Para sumar a la lista, Adolfo Rodríguez Saá dijo que elegiría en octubre a Cristina en lugar de Eduardo Duhalde (con quien compartió el Peronismo Federal hasta hace poco) y Francisco De Narváez cambió a Ricardo Alfonsín por el puntano en medio de la campaña. Claro que Alfonsín no había dudado antes en aliarse con un De Narváez que nada tiene que ver con el supuesto ideario radical.
Y Macri, por las dudas, nunca dijo con qué candidato a presidente se siente más identificado.
Responsabilidad y sensatez
Pero más allá de este merecido desagravio a Borocotó, lo cierto es que no resulta fácil criticar al kirchnerismo cuando parece en condiciones de arrasar con todo a su paso gracias al poder irrebatible y legítimo de los votos.
Hasta el reconocido politólogo francés, Alain Rouquié, especialista en América Latina, acaba de decir que “la situación -del país- es más estimulante, normal y próspera de lo que he visto en tiempos pasados.
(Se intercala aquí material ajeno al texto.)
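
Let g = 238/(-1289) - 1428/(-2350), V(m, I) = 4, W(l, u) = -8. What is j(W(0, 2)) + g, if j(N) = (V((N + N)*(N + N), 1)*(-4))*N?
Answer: 194506296/1514575 ≈ 128.42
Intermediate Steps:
j(N) = -16*N (j(N) = (4*(-4))*N = -16*N)
g = 640696/1514575 (g = 238*(-1/1289) - 1428*(-1/2350) = -238/1289 + 714/1175 = 640696/1514575 ≈ 0.42302)
j(W(0, 2)) + g = -16*(-8) + 640696/1514575 = 128 + 640696/1514575 = 194506296/1514575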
Uno puede decir “ese gobierno no me gusta, esa señora no me gusta”, pero hay resultados. La impresión que tengo, a pesar de las polémicas, es que la Argentina vuelve a ser lo que era: un país integrado, con empleo y con un nivel de vida y cultura excepcional para la región” .
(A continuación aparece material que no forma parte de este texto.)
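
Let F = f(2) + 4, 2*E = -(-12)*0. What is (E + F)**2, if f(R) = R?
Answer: 36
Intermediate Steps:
E = 0 (E = (-(-12)*0)/2 = (-3*0)/2 = (1/2)*0 = 0)
F = 6 (F = 2 + 4 = 6)
(E + F)**2 = (0 + 6)**2 = 6**2 = 36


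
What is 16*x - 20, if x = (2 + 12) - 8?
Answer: 76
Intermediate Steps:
x = 6 (x = 14 - 8 = 6)
16*x - 20 = 16*6 - 20 = 96 - 20 = 76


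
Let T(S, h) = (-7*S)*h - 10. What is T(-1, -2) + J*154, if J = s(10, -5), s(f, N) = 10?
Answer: 1516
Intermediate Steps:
J = 10
T(S, h) = -10 - 7*S*h (T(S, h) = -7*S*h - 10 = -10 - 7*S*h)
T(-1, -2) + J*154 = (-10 - 7*(-1)*(-2)) + 10*154 = (-10 - 14) + 1540 = -24 + 1540 = 1516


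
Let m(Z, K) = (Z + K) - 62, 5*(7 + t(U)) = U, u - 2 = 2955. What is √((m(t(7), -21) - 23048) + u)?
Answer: I*√504490/5 ≈ 142.05*I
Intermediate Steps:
u = 2957 (u = 2 + 2955 = 2957)
t(U) = -7 + U/5
m(Z, K) = -62 + K + Z (m(Z, K) = (K + Z) - 62 = -62 + K + Z)
√((m(t(7), -21) - 23048) + u) = √(((-62 - 21 + (-7 + (⅕)*7)) - 23048) + 2957) = √(((-62 - 21 + (-7 + 7/5)) - 23048) + 2957) = √(((-62 - 21 - 28/5) - 23048) + 2957) = √((-443/5 - 23048) + 2957) = √(-115683/5 + 2957) = √(-100898/5) = I*√504490/5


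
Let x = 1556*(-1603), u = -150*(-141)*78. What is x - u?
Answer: -4143968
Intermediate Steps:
u = 1649700 (u = 21150*78 = 1649700)
x = -2494268
x - u = -2494268 - 1*1649700 = -2494268 - 1649700 = -4143968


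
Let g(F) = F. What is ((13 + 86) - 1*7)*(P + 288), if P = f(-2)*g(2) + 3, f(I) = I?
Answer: 26404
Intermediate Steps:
P = -1 (P = -2*2 + 3 = -4 + 3 = -1)
((13 + 86) - 1*7)*(P + 288) = ((13 + 86) - 1*7)*(-1 + 288) = (99 - 7)*287 = 92*287 = 26404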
Y las urnas son contundentes. Por primera vez en 28 años, el PJ gobernará en Río Negro, donde el ahora kirchnerista Carlos Soria logró el 50% de los votos.
El 29 de mayo pasado, en Ulapes, un pueblito riojano de 3.500 habitantes, el candidato kirchnerista Danilo Flores obtuvo el 100% de los votos positivos, porque la oposición decidió que no valía la pena presentarse en las elecciones locales.
“A mí me habría venido bien algún opositor, para enriquecer el debate”, dijo el intendente.
En el pueblo santiagueño de Atamisqui (4.000 habitantes), sumido en el atraso y la pobreza, Cristina logró el 93,25% de los votos en las últimas internas. Fue su propio récord nacional.
Estos son sólo ejemplos que reflejan una realidad incontrastable y que generan una responsabilidad clave en las filas de la oposición, más aún cuando tantos parecen desesperados por refugiarse bajo el tibio sol oficialista donde recalan empresarios, jueces, intelectuales, famosos, periodistas y políticos.
Porque una cosa es evolucionar, hacer autocrítica y adaptarse a los nuevos tiempos, contextos o desafíos; y otra muy distinta es inventar malabares discursivos e ideológicos para alcanzar beneficios personales o sectoriales, aun traicionando a quienes creyeron y votaron por una idea que se diluye como por arte de magia.
Por méritos propios y por debilidades ajenas, el kirchnerismo logró pulverizar casi cualquier intento por sostener un discurso crítico en la Argentina. Esta es una circunstancia riesgosa para cualquier país y que genera un verdadero desafío para los pocos opositores dignos que quedan en pie.
Es verdad que la suma del poder público permite avanzar con mayor celeridad, determinación y eficacia. Pero también es cierto que los riesgos de cometer errores se acrecientan cuando una sociedad no logra sostener, al menos, un resquicio de crítica sensata, contraposición de ideas y control republicano.
La Catamarca saadista, el Santiago juarista, el San Luis de los Rodríguez Saá y La Rioja menemista, son un claro ejemplo del riesgo que genera un poder omnímodo. Y el mismo reflejo devuelven las experiencias de gobiernos todopoderosos -democráticos o no- en la Argentina del siglo XX.
El kirchnerismo tiene en sus manos la delicada responsabilidad histórica de conducir el país con un poder casi absoluto.
Por su parte, los opositores que sobrevivan a las elecciones de octubre deberán sostener sobre sus espaldas la pesada carga de marcar límites, de hablar con sensatez y coherencia, a pesar de que muy pocos tengan ganas de escucharlos.